Root Mean Squared Error (RMSE):  12.28895

R-squared:  0.05492683

Now, let’s examine the Partial Dependence Plots (PDPs), which illustrate the functional relationship between habitat characteristics and pollinator richness. These plots help us understand how specific landscape features influence pollinator diversity while accounting for the effects of other variables in the model.

Preparation of a new explainer is initiated
  -> model label       :  random forest 
  -> data              :  2796  rows  5  cols 
  -> data              :  tibble converted into a data.frame 
  -> target variable   :  2796  values 
  -> predict function  :  yhat.workflow  will be used (  default  )
  -> predicted values  :  No value for predict function target column. (  default  )
  -> model_info        :  package tidymodels , ver. 1.2.0 , task regression (  default  ) 
  -> predicted values  :  numerical, min =  6.302748 , mean =  8.351877 , max =  27.58878  
  -> residual function :  difference between y and yhat (  default  )
  -> residuals         :  numerical, min =  -15.83564 , mean =  0.002312741 , max =  218.7422  
  A new explainer has been created!

Conclusion and Next Steps

The database structure has been established, and key environmental datasets have been integrated. However, several tasks remain to finalize the dataset and proceed with analyses. Given the time already allocated to the initial phases (approximately two-thirds of the total effort), prioritization is necessary to ensure efficient completion of the remaining work.
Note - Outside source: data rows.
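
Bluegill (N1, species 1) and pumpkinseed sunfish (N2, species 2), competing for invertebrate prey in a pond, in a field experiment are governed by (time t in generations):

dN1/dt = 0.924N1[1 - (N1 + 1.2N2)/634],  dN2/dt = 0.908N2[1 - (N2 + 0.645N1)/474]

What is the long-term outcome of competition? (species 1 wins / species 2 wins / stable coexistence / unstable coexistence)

Compare the nullcline intercepts: K1/α12 = 634/1.2 = 528 > K2 = 474; K2/α21 = 474/0.645 = 735 > K1 = 634.
Since both inequalities hold, each species can invade when rare, so the interior equilibrium is stable.

stable coexistence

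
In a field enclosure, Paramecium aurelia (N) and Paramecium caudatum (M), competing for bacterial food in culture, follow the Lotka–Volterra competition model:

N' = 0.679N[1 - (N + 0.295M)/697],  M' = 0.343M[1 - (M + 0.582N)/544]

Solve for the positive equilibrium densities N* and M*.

N* ≈ 648, M* ≈ 167

Setting both brackets to zero gives the nullclines N + 0.295M = 697 and 0.582N + M = 544.
Substituting M = 544 - 0.582N into the first: N(1 - 0.295·0.582) = 697 - 0.295·544.
So N* = 537/0.828 = 648, and then M* = 544 - 0.582·648 = 167.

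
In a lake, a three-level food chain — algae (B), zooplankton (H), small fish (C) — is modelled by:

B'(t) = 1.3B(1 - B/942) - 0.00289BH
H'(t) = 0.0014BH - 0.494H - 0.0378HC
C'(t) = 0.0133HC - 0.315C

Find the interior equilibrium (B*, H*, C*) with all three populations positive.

B* ≈ 892, H* ≈ 23.7, C* ≈ 20

From dC/dt = 0: 0.0133H* = 0.315, so H* = 23.7.
From dB/dt = 0: 1.3(1 - B*/942) = 0.00289·23.7, giving B* = 942·(1 - 0.0527) = 892.
From dH/dt = 0: 0.0014·892 - 0.494 = 0.0378C*, so C* = 0.755/0.0378 = 20.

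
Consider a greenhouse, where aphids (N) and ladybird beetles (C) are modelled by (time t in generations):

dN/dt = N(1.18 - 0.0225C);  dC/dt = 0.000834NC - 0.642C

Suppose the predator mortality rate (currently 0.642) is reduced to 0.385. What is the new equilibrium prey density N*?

N* ≈ 462

At the interior fixed point, setting dC/dt = 0 with C > 0 fixes N* = (predator death rate)/(NC coefficient) — independent of the other coefficients.
With the change, N* = 0.385/0.000834 = 462; it falls from 770.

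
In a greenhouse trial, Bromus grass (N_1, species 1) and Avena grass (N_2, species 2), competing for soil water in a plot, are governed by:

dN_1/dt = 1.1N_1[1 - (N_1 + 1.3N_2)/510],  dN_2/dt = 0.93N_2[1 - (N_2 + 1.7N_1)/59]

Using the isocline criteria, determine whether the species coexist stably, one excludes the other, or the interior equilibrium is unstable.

species 1 excludes species 2

Compare the nullcline intercepts: K1/α12 = 510/1.3 = 392 > K2 = 59; K2/α21 = 59/1.7 = 34.7 < K1 = 510.
Since the inequalities point opposite ways, species 1 can invade but species 2 cannot.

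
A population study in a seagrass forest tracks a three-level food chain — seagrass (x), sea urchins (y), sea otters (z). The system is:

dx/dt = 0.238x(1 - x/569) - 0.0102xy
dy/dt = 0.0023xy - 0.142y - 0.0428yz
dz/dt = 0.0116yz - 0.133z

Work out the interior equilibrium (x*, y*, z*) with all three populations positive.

x* ≈ 289, y* ≈ 11.5, z* ≈ 12.2

From dz/dt = 0: 0.0116y* = 0.133, so y* = 11.5.
From dx/dt = 0: 0.238(1 - x*/569) = 0.0102·11.5, giving x* = 569·(1 - 0.491) = 289.
From dy/dt = 0: 0.0023·289 - 0.142 = 0.0428z*, so z* = 0.524/0.0428 = 12.2.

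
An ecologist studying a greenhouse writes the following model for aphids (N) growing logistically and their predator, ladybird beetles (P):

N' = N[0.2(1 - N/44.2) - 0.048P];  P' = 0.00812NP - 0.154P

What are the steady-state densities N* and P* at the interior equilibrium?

From dP/dt = 0 with P > 0: 0.00812N* = 0.154, so N* = 19.
Substitute into dN/dt = 0: 0.2(1 - 19/44.2) = 0.048P*.
The bracket is 0.571, giving P* = 0.114/0.048 = 2.38.

N* ≈ 19, P* ≈ 2.38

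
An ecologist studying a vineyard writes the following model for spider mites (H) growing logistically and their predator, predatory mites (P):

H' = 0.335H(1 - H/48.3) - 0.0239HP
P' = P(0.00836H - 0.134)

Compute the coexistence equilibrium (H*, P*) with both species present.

H* ≈ 16, P* ≈ 9.37

From dP/dt = 0 with P > 0: 0.00836H* = 0.134, so H* = 16.
Substitute into dH/dt = 0: 0.335(1 - 16/48.3) = 0.0239P*.
The bracket is 0.668, giving P* = 0.224/0.0239 = 9.37.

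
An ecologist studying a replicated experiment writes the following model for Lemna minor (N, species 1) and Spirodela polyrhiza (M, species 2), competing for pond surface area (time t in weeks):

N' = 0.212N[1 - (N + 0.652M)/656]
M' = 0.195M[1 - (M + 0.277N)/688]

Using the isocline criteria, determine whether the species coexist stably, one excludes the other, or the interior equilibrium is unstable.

stable coexistence

Compare the nullcline intercepts: K1/α12 = 656/0.652 = 1010 > K2 = 688; K2/α21 = 688/0.277 = 2480 > K1 = 656.
Since both inequalities hold, each species can invade when rare, so the interior equilibrium is stable.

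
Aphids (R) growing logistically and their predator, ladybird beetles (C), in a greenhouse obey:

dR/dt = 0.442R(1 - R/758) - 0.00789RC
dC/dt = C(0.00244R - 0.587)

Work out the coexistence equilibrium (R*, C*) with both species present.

From dC/dt = 0 with C > 0: 0.00244R* = 0.587, so R* = 241.
Substitute into dR/dt = 0: 0.442(1 - 241/758) = 0.00789C*.
The bracket is 0.683, giving C* = 0.302/0.00789 = 38.2.

R* ≈ 241, C* ≈ 38.2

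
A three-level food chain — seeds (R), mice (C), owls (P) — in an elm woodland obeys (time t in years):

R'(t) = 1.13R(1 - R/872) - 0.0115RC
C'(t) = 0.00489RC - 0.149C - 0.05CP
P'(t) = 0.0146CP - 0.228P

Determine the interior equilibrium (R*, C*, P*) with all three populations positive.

From dP/dt = 0: 0.0146C* = 0.228, so C* = 15.6.
From dR/dt = 0: 1.13(1 - R*/872) = 0.0115·15.6, giving R* = 872·(1 - 0.159) = 733.
From dC/dt = 0: 0.00489·733 - 0.149 = 0.05P*, so P* = 3.44/0.05 = 68.7.

R* ≈ 733, C* ≈ 15.6, P* ≈ 68.7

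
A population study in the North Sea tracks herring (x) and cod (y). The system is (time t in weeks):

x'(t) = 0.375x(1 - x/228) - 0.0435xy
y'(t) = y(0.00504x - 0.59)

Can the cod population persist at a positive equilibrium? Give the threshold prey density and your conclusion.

The predator equation gives dy/dt > 0 only when x > 0.59/0.00504 = 117.
Without the predator, x → K = 228. Since 228 > 117, the predator can invade and persist.

Threshold x = 117; K > 117, so yes, the predator persists.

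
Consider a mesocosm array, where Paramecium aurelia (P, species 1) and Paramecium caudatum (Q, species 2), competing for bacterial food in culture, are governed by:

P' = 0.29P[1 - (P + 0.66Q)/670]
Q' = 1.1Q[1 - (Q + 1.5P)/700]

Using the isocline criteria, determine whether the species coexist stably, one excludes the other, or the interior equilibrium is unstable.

Compare the nullcline intercepts: K1/α12 = 670/0.66 = 1020 > K2 = 700; K2/α21 = 700/1.5 = 467 < K1 = 670.
Since the inequalities point opposite ways, species 1 can invade but species 2 cannot.

species 1 excludes species 2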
Remaining Tasks

Finalizing Data Collection
- Integrate additional studies and metadata.
- Process author responses and incorporate submitted datasets.

- Data Verification and Standardization

    *  Check for consistency and completeness of extracted variables.

    *  Harmonize classifications and ensure comparability across studies.

- Spatial Data Integration

    * Incorporate additional landscape metrics where relevant.

    * Ensure alignment between environmental datasets (soil, climate, landscape).

- Refining Hypotheses and Analytical Framework

    * Verify that the available data support planned hypotheses.

    * Assess methodological choices for integrating environmental covariates in meta-regression.

    * Plan sensitivity analyses to evaluate the impact of data limitations.

These steps will ensure that the dataset is complete and standardized before moving to the analytical phase.